A new type of steam scam that involves the use of a Phishing site asking users to cast votes for their friend’s CSGO team to get invited for the tournament. This type of scam has been making rounds since 2018, but since last month i.e. September this type of scam has become more common and has easily tricked many innocent Steam users in losing access to their account.
How does it work?
- You will receive a message from a friend on your list asking you to “vote for his/her csgo team” on a site called ultracup(dot)fun such as they can get invited to a $30,000 CSGO Tournament called Ultracup Tournament/League.
- As soon as you click on the link, you will be redirected to a site that on the first will appear genuine as they won’t be asking any login info other than a user name.
- But as soon as you visit the site, a script starts in the background which will run malicious code and allow scammers to inject a virus on your PC to gain remote access over it.
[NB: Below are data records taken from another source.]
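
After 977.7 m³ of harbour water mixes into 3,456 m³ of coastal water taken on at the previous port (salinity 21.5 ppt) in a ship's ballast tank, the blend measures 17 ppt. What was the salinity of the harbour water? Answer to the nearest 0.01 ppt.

1.09 ppt

Salt balance: 3,456×21.5 + 977.7×S = 4,433.7×17
74,304 + 977.7·S = 75,372.9
S = (75,372.9 − 74,304) / 977.7 = 1.0933 ppt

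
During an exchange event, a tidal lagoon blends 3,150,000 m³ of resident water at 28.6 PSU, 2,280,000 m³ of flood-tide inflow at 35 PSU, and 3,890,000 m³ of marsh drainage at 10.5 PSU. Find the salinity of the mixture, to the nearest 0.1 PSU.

22.6 PSU

Total salt / total volume:
salt = 3,150,000×28.6 + 2,280,000×35 + 3,890,000×10.5 = 90,090,000 + 79,800,000 + 40,845,000 = 210,735,000
volume = 3,150,000 + 2,280,000 + 3,890,000 = 9,320,000 m³
S = 210,735,000 / 9,320,000 = 22.611 PSU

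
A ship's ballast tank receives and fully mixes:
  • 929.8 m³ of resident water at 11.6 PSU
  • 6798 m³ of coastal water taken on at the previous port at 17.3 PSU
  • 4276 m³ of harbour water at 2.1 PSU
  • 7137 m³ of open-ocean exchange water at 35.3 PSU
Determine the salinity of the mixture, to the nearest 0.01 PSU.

20.34 PSU

Weighted by volume,
salt = 929.8×11.6 + 6,798×17.3 + 4,276×2.1 + 7,137×35.3 = 10,785.68 + 117,605.4 + 8,979.6 + 251,936.1 = 389,306.78
volume = 929.8 + 6,798 + 4,276 + 7,137 = 19,140.8 m³
S = 389,306.78 / 19,140.8 = 20.3391 PSU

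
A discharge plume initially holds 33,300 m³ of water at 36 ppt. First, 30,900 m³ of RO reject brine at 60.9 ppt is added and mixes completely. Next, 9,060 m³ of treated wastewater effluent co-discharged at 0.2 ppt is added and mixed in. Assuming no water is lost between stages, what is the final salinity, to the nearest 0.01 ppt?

42.08 ppt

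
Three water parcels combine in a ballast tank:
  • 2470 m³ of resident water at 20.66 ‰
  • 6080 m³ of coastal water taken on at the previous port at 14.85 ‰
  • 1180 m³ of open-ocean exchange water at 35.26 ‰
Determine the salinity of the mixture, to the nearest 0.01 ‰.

Weighted by volume,
salt = 2,470×20.66 + 6,080×14.85 + 1,180×35.26 = 51,030.2 + 90,288 + 41,606.8 = 182,925
volume = 2,470 + 6,080 + 1,180 = 9,730 m³
S = 182,925 / 9,730 = 18.8001 ‰

18.80 ‰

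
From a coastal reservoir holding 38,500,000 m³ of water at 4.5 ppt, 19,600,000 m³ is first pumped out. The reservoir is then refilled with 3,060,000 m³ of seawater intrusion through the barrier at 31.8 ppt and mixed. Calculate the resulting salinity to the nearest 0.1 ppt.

8.3 ppt

Remaining after removal: 18,900,000 m³ at 4.5 ppt (salt = 85,050,000)
After addition: salt = 85,050,000 + 3,060,000×31.8 = 182,358,000; volume = 21,960,000 m³
S = 182,358,000 / 21,960,000 = 8.3041 ppt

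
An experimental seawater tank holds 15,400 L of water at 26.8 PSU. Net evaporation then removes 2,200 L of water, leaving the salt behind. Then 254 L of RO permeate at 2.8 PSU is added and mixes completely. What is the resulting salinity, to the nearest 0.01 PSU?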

- Once the scammers gain access to the PC, they hijack the Steam account and trade away the items in inventory and further perform other malicious activities such as messaging others on your friend list.
To make it look legitimate, the site also contains a fake chat screen running on the left-hand side of the page and a vote share screen in middle with the names of random teams. Furthermore, the site will be plastered with the names of the sponsors like G2A, Bitskin, Kinguin, and FaceIt.
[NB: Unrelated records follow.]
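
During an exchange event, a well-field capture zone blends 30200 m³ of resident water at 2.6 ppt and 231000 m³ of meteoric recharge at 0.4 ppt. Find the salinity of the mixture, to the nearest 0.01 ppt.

By conservation of dissolved salt,
salt = 30,200×2.6 + 231,000×0.4 = 78,520 + 92,400 = 170,920
volume = 30,200 + 231,000 = 261,200 m³
S = 170,920 / 261,200 = 0.6544 ppt

0.65 ppt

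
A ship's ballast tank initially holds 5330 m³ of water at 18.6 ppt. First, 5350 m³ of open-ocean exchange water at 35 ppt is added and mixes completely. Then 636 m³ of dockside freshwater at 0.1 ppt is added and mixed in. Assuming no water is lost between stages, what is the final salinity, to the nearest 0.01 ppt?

25.31 ppt

Total salt / total volume:
Initial salt = 5,330×18.6 = 99,138
After stage 1: salt = 99,138 + 5,350×35 = 286,388; volume = 10,680 m³; S = 26.815 ppt
After stage 2: salt = 286,388 + 636×0.1 = 286,451.6; volume = 11,316 m³
S = 286,451.6 / 11,316 = 25.3139 ppt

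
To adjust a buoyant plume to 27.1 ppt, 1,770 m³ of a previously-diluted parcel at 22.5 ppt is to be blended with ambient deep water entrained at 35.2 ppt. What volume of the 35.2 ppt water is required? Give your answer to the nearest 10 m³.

1010 m³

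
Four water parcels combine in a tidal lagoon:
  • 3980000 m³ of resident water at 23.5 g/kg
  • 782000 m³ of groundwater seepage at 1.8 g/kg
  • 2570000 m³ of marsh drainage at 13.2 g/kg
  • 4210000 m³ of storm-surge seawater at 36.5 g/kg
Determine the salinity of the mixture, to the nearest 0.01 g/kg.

24.48 g/kg

Total salt / total volume:
salt = 3,980,000×23.5 + 782,000×1.8 + 2,570,000×13.2 + 4,210,000×36.5 = 93,530,000 + 1,407,600 + 33,924,000 + 153,665,000 = 282,526,600
volume = 3,980,000 + 782,000 + 2,570,000 + 4,210,000 = 11,542,000 m³
S = 282,526,600 / 11,542,000 = 24.4781 g/kg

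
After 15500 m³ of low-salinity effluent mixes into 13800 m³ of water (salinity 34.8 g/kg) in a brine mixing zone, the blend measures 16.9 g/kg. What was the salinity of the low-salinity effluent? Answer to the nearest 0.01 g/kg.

Salt balance: 13,800×34.8 + 15,500×S = 29,300×16.9
480,240 + 15,500·S = 495,170
S = (495,170 − 480,240) / 15,500 = 0.9632 g/kg

0.96 g/kg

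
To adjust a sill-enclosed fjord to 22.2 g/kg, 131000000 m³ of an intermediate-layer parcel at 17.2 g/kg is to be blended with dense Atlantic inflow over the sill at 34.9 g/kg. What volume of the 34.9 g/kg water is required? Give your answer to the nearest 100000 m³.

51600000 m³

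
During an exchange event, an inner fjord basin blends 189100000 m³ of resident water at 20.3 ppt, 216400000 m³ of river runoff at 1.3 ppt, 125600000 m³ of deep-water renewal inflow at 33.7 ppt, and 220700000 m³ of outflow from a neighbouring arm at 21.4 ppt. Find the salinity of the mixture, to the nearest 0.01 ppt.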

Other scam types to look out for-
Steam wallet scam.
Fake gambling site
Item buying/selling scams.
Steam’s official guidelines and Stance on scam items-
Additional Security measures to follow-
- Enable Steam Guard two-factor authentication
- Never click on any link however genuine it might look
- Use an anti-virus program with internet security and firewall protection
- Always keep anti-virus, browsers, window, etc. updated
- Avoid logging in to Steam on insecure or shared computers
- Never save login credentials in a text file.